Maude's missed a decade somewhere. Suddenly, it was the '90s, and the place looked a lot like the '70s. The owners had to do something.

By Arthur Bridgeforth Jr., News Staff Reporter

What do you do when a restaurant’s sales are flat and time has passed by its original theme? You either slowly fade away or remodel to try to put some pizzazz back into the business.

If you’re Ann Arbor restaurateur Dennis Serras, you completely renovate Maude’s to move it into the 1990s. You redesign the menu, add booths, new lighting and wallpaper, and do other things to create a "French Cafe” atmosphere.


Only time will tell whether the changes will work. But Serras believes the status quo wasn’t good enough anymore.

“Maude’s sales were flat. They didn’t decrease significantly, (but) there certainly wasn’t an increase,” he says about his restaurant at 314 S. Fourth St. “I came to the conclusion that time had slipped by it. Maude’s was a ’70s restaurant.”

Serras, an owner of the Main-street Ventures restaurant group that includes Maude’s, Real Seafood, Gratzi and Palio’s, has faced what most restaurant owners have to face sooner or later - invest in a new future to avoid becoming a past tense.

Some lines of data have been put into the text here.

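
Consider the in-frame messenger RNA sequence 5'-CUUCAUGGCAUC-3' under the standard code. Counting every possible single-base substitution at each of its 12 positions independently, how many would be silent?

9

Codon 1 (CUU, Leu): 3 synonymous substitutions.
Codon 2 (CAU, His): 1 synonymous substitution.
Codon 3 (GGC, Gly): 3 synonymous substitutions.
Codon 4 (AUC, Ile): 2 synonymous substitutions.
Total: 3 + 1 + 3 + 2 = 9.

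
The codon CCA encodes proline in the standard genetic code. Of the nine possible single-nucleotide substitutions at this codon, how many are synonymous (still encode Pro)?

3

Position 1: none → 0 synonymous.
Position 2: none → 0 synonymous.
Position 3: CCU, CCC, CCG → 3 synonymous.
Total: 0 + 0 + 3 = 3.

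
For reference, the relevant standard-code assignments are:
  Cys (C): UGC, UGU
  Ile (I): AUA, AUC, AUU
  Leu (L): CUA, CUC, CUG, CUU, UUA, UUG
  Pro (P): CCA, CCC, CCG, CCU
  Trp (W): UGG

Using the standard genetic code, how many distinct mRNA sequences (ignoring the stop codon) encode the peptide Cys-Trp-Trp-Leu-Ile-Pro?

Cys: 2 codons.
Trp: 1 codon.
Trp: 1 codon.
Leu: 6 codons.
Ile: 3 codons.
Pro: 4 codons.
2 × 1 × 1 × 6 × 3 × 4 = 144.

144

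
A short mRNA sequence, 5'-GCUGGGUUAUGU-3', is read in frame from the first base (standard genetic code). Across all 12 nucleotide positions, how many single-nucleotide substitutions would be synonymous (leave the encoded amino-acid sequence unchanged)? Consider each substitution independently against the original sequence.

Codon 1 (GCU, Ala): 3 synonymous substitutions.
Codon 2 (GGG, Gly): 3 synonymous substitutions.
Codon 3 (UUA, Leu): 2 synonymous substitutions.
Codon 4 (UGU, Cys): 1 synonymous substitution.
Total: 3 + 3 + 2 + 1 = 9.

9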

Serras didn’t say how much this renovation cost, joking that the whole bill isn’t even in yet.

But Steve Vangelatos has a pretty good understanding of what Serras is trying to accomplish. Vangelatos, owner of Angelo’s Restaurant at 1100 Catherine St., went through a similar experience three years ago.

He expanded and renovated one of Ann Arbor’s more popular breakfast and lunch spots. Changes he made at Angelo’s included addition of needed space and replacement of some aging equipment and furniture.

But he also wanted to renew the excitement of the restaurant.

“It has been a positive impact,” Vangelatos said.

Serras believes a restaurant should do some type of renovation every five years - which he has been doing with Maude’s. However, this recent renovation was more than just putting in new carpeting and painting.

The entire entrance was reworked. An artificial tree now stands inside, near the front door. A few steps from the tree is a display literally good enough to eat - a neat stack of ingredients for some of Maude’s entrees.

A wall was even cut down so patrons can see the kitchen and Maude’s chefs in action. The wine is displayed prominently in the dining room and becomes part of the decor.

“It reflects - in our experience - what’s happening in the restaurant industry in the ’90s,” Serras said.